2019 – 1917 (WINNER)

1917 – 2019 (WINNER)

The visual effects for this movie, hands down, deserved the Oscar they took home.  They showed audiences something that had never been seen before.  This was innovative and gripping story telling at its best.  Director Sam Mendes had a vision of a film experience unlike anything that had ever been attempted, and he achieved that vision in a remarkable way. 

So this is a war film, and as such, it had its fair share of battle sequences, bloody death, and explosions, offering up a respectful amount of the horrors of war.  But what this movie did that was so remarkable was the fact that there was only one place in the film where there was a cut, a transition.  The entire film is made up of two continuous takes, each lasting around an hour.  The characters had to undertake a journey that crossed great spans of distance and time, and wherever they walked, the camera simply followed them, shooting them from different and unique angles, swinging around them, rotating from back to front, but never cutting.  It made for a fascinating and immersive visual experience.

Now clearly, this could only be done through the magic of visual effects.  It would be impossible to do this entire film in only two takes.  The visual effects teams had to find innovative and believable ways to seamlessly blend the separate cuts in such a way as to make them completely invisible.  To achieve this feat, this was the first film in which a specialized camera was used, called an Arri Alexa Mini LF Digital cinema camera.  This was critical, as it allowed the filmmakers to keep the camera in constant motion, sometimes being passed from cranes and wires, to being hand-held by a camera operator, and back again.  I’m guessing there were few or no stationary or fixed camera shots in the entire film.

The camera angles and movements had to be meticulously planned out and executed with a certain amount of precision.  This allowed the effects artists to stitch together the different cuts.  One of the film’s visual effects supervisors, Guillaume Rocheron, was quoted as saying in an interview with Computer Graphics World, or CGW, “Some of the stitches are simple, where a natural piece of landscape or architecture was used to disguise and blend the transition. Others were extremely complicated, where we switched to a digital set with digital actors because it was the only solution that would give us the exact throw of the camera, and as a viewer, you would not question it.”

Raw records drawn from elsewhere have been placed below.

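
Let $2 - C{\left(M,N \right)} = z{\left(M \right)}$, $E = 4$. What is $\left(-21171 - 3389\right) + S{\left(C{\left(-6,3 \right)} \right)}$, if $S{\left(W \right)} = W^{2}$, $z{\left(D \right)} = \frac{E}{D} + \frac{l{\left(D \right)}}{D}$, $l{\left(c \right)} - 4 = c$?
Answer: $- \frac{220991}{9} \approx -24555.0$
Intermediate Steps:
$l{\left(c \right)} = 4 + c$
$z{\left(D \right)} = \frac{4}{D} + \frac{4 + D}{D}$
$C{\left(M,N \right)} = 2 - \frac{8 + M}{M}$
$\left(-21171 - 3389\right) + S{\left(C{\left(-6,3 \right)} \right)} = \left(-21171 - 3389\right) + \left(\frac{-8 - 6}{-6}\right)^{2} = -24560 + \left(\left(- \frac{1}{6}\right) \left(-14\right)\right)^{2} = -24560 + \left(\frac{7}{3}\right)^{2} = -24560 + \frac{49}{9} = - \frac{220991}{9}$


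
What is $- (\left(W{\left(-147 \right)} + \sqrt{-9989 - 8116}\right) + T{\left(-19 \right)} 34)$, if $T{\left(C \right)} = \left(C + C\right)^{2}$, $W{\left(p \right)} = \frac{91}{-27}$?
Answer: $- \frac{1325501}{27} - i \sqrt{18105} \approx -49093.0 - 134.55 i$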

There are several scenes that stand out to me as really amazing.  There was the scene where two soldiers are nearly killed by a bomb in a bunker, another where an airplane crashes to the ground.  After one of them dies, the remaining soldier escapes a bombed out city by jumping off a bridge into a river.  And finally there is the scene where he sprints across a battlefield amid exploding shells and charging men.  This amazing film somehow blurred the line between a simple entertainment and a work of art.  I’ll say it again.  This film really deserved its Oscar win.